Every month, 20 to 40 soldiers are evacuated from Iraq because of mental problems, according to the Army. Most are sent to Walter Reed along with other war-wounded. For amputees, the nation's top Army hospital offers state-of-the-art prosthetics and physical rehab programs, and soon, a new $10 million amputee center with a rappelling wall and virtual reality center.
Nothing so gleaming exists for soldiers with diagnoses of post-traumatic stress disorder, who in the Army alone outnumber all of the war's amputees by 43 to 1. The Army has no PTSD center at Walter Reed, and its psychiatric treatment is weak compared with the best PTSD programs the government offers. Instead of receiving focused attention, soldiers with combat-stress disorders are mixed in with psych patients who have issues ranging from schizophrenia to marital strife.

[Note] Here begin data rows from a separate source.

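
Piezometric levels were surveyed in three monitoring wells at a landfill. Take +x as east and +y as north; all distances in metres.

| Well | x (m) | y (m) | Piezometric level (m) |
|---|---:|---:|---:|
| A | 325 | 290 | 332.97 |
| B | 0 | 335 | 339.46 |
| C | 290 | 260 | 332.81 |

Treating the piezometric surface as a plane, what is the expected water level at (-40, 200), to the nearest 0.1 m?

336.8 m

Differences from A: to B (Δx, Δy, Δh) = (-325, 45, +6.49); to C = (-35, -30, -0.16).
Solve a·Δx + b·Δy = Δh: det = (-325)·(-30) − (-35)·45 = 11325.
∂h/∂x = [(+6.49)·(-30) − (-0.16)·45] / 11325 = -0.01656
∂h/∂y = [(-325)·(-0.16) − (-35)·(+6.49)] / 11325 = +0.02465
h(-40, 200) = 332.97 + (-0.01656)·(-365) + (+0.02465)·(-90) = 332.97 +6.043 -2.218 = 336.795 m.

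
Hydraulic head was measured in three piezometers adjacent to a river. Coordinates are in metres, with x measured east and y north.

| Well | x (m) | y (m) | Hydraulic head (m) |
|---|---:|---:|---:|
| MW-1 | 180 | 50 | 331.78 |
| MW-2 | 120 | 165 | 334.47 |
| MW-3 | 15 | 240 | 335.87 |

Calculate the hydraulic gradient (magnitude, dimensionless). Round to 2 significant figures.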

Even though Walter Reed maintains the largest psychiatric department in the Army, it lacks enough psychiatrists and clinicians to properly treat the growing number of soldiers returning with combat stress. Earlier this year, the head of psychiatry sent out an "SOS" memo desperately seeking more clinical help.
Individual therapy with a trained clinician, a key element in recovery from PTSD, is infrequent, and targeted group therapy is offered only twice a week.
Young Pfc. Calloway was put in robes that first night. His dreams were infected by corpses. He tasted blood in his mouth. He was paranoid and jumpy. He couldn't stop the movie inside his head of Sgt. Matthew Vosbein stepping on the bomb. His memory was shot. His insides burned.
Calloway's mother came to Walter Reed from Ohio and told the psychiatrist everything she knew about her son. Sitting in the office for the interview, Calloway jiggled his leg and put his head in his hands as he described his tour in Iraq. His mental history was probed and more notes were taken. The trivia of his life -- a beagle named Zoe, a job during high school at a Meijer superstore, a love of World War II history -- competed with what he had become.
"I can't remember who I was before I went into the Army," he said later. "Put me in a war for a year, my brain becomes a certain way. My brain is a big, black ball of crap with this brick wall in front of it."
After a week in the lockdown unit, Calloway was stabilized. They gave him back his shoelaces and belt. On the 10th day, he was released and turned over to outpatient psychiatry for treatment. And Calloway, a casualty without a scratch, began the longest season of his young life.
Inside Walter Reed
The Washington Post began following Calloway after he was brought to Walter Reed last fall with an initial diagnosis of acute stress disorder. He had all the signs of PTSD, but it would be the hospital's job to treat him and then decide whether he met the Army's strict guidelines for a PTSD diagnosis -- which required a certain level of chronic impairment -- and whether he could ever return to duty.